Tuesday, April 14, 2009

Eyes On The Prize

Some of you know that I spent a year in Cairo, where I took a class from Barbara Harrell-Bond, a dedicated advocate for refugees with a skeptical attitude on the efficacy of UNHCR and other large aid organizations. Just a few days ago, William Dowell of the Global Post wrote on UNHCR's continuing troubles, including this bit:
In a landmark study of the UNHCR’s organizational culture released shortly after Guterres became High Commissioner in 2005, an external consultant, Barbara Wigley, notes that the UNHCR has two basic objectives: the protection of refugees, and the protection of its own existence. It follows that as money becomes tighter and staffers face uncertainty about their own future; the instinct for self-preservation becomes more intense.
Two points on this. First, stuff like this is why criticisms of aid have some traction and why we need to be responsible with who we give to. In this article, we learn, for example, that UNHCR is paying $30 million a year to "staff in between assignments"—basically dead weight that bureaucratic rules prevent them from firing. Second, it is always good to remember that no organization, no church, is immune to the tendency toward an introverted inertia. Of PIH, we learn that as it grew, it "was trying to accommodate newcomers, trying ... to 'normalize' the experience ... it was okay to have children, to go home some days at five o'clock, to take a vacation" (p. 243).
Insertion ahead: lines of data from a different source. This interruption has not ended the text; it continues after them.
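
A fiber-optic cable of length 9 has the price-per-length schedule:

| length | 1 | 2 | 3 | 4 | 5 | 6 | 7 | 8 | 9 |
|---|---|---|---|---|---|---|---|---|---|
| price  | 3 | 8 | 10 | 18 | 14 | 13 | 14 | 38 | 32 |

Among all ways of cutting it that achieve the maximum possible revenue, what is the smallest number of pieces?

Let r[k] be the best obtainable value from length k. For each k, try every first piece i and keep the best of price[i] + r[k−i].
r[1] = 3
r[2] = max(3+3, 8+0) = 8
r[3] = max(3+8, 8+3, 10+0) = 11
r[4] = max(3+11, 8+8, 10+3, 18+0) = 18
r[5] = max(3+18, 8+11, 10+8, 18+3, 14+0) = 21
r[6] = max(3+21, 8+18, 10+11, 18+8, 14+3, 13+0) = 26
r[7] = max(3+26, 8+21, 10+18, …, 13+3, 14+0) = 29
r[8] = max(3+29, 8+26, 10+21, …, 14+3, 38+0) = 38
r[9] = max(3+38, 8+29, 10+26, …, 38+3, 32+0) = 41
Maximum revenue is $41.
Now minimize piece count subject to staying optimal: for each k, pieces[k] = 1 + min over i with p[i]+r[k−i]=r[k] of pieces[k−i].
pieces[6] = 2
pieces[7] = 3
pieces[8] = 1
pieces[9] = 2

2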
One of the things I love about Mountains, though, is that it reminds me that monomaniacal pursuit is a frequently developed theme in the Bible. Self-preservation, on the other hand, does not get such a ringing endorsement. I do not know at what point Jesus' exhortations to his followers become unworkable at a systemic scale, so I'm not sure this is really good operating advice for an international bureaucracy.

Anyway, I guess my next point will be on hypocrisy and unironic bluster. What say you?